Fakat her dönemde olduğu gibi bu dönemde de her şeye rağmen bir gurup yerinde durmayı yeğlemiş ve her seferinde DYP’ye veya devamı niteliğinde DP’ye oy vermeyi “misyona” daha uygun bulmuştur.
Netice itibariyle Nurcular her zaman her yerde hangi partiye oy verirlerse versinler daima (kendileri açısından) “misyon partilerini” tercih etmişlerdir. Yani şahıslar etkili olsa da şahıslara oy vermemişlerdir.
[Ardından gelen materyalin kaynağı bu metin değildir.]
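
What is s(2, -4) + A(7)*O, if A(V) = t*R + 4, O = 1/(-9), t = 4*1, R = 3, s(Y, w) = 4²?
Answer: 128/9 ≈ 14.222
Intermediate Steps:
s(Y, w) = 16
t = 4
O = -⅑ ≈ -0.11111
A(V) = 16 (A(V) = 4*3 + 4 = 12 + 4 = 16)
s(2, -4) + A(7)*O = 16 + 16*(-⅑) = 16 - 16/9 = 128/9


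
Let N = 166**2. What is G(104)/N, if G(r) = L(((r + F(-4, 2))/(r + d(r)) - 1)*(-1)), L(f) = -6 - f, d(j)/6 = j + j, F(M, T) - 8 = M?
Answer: -2339/9313928 ≈ -0.00025113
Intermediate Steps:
F(M, T) = 8 + M
d(j) = 12*j (d(j) = 6*(j + j) = 6*(2*j) = 12*j)
N = 27556
G(r) = -7 + (4 + r)/(13*r) (G(r) = -6 - ((r + (8 - 4))/(r + 12*r) - 1)*(-1) = -6 - ((r + 4)/((13*r)) - 1)*(-1) = -6 - ((4 + r)*(1/(13*r)) - 1)*(-1) = -6 - ((4 + r)/(13*r) - 1)*(-1) = -6 - (-1 + (4 + r)/(13*r))*(-1) = -6 - (1 - (4 + r)/(13*r)) = -6 + (-1 + (4 + r)/(13*r)) = -7 + (4 + r)/(13*r))
G(104)/N = ((2/13)*(2 - 45*104)/104)/27556 = ((2/13)*(1/104)*(2 - 4680))*(1/27556) = ((2/13)*(1/104)*(-4678))*(1/27556) = -2339/338*1/27556 = -2339/9313928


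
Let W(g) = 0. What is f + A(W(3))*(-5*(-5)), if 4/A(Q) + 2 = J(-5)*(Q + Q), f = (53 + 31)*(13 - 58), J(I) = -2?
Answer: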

Demokrat Parti’ye oy verenler de o niyetle vermiştir. Bunda şüphe yok. Ancak bu misyonun DP’de devam ettiğini savunsalar da bu partinin bugünlerde başına geçmek isteyen kişinin “Ergenekon” ile anılması işi hayli zora sokmuştur.
Dün bu kişinin bu yönü bilinmediğinden rahatlıkla “demokrat misyon” burada demeyi doğru bulmuş olanların bu kişinin başkanlığı elde etmesiyle nasıl bir tavır takınacağı hayli merak konusu. Bakalım göreceğiz kişiler nedeniyle “misyon” değişebiliyor mu?
Ama Soylu kazanırsa sorun olmaz diye düşünüyorum.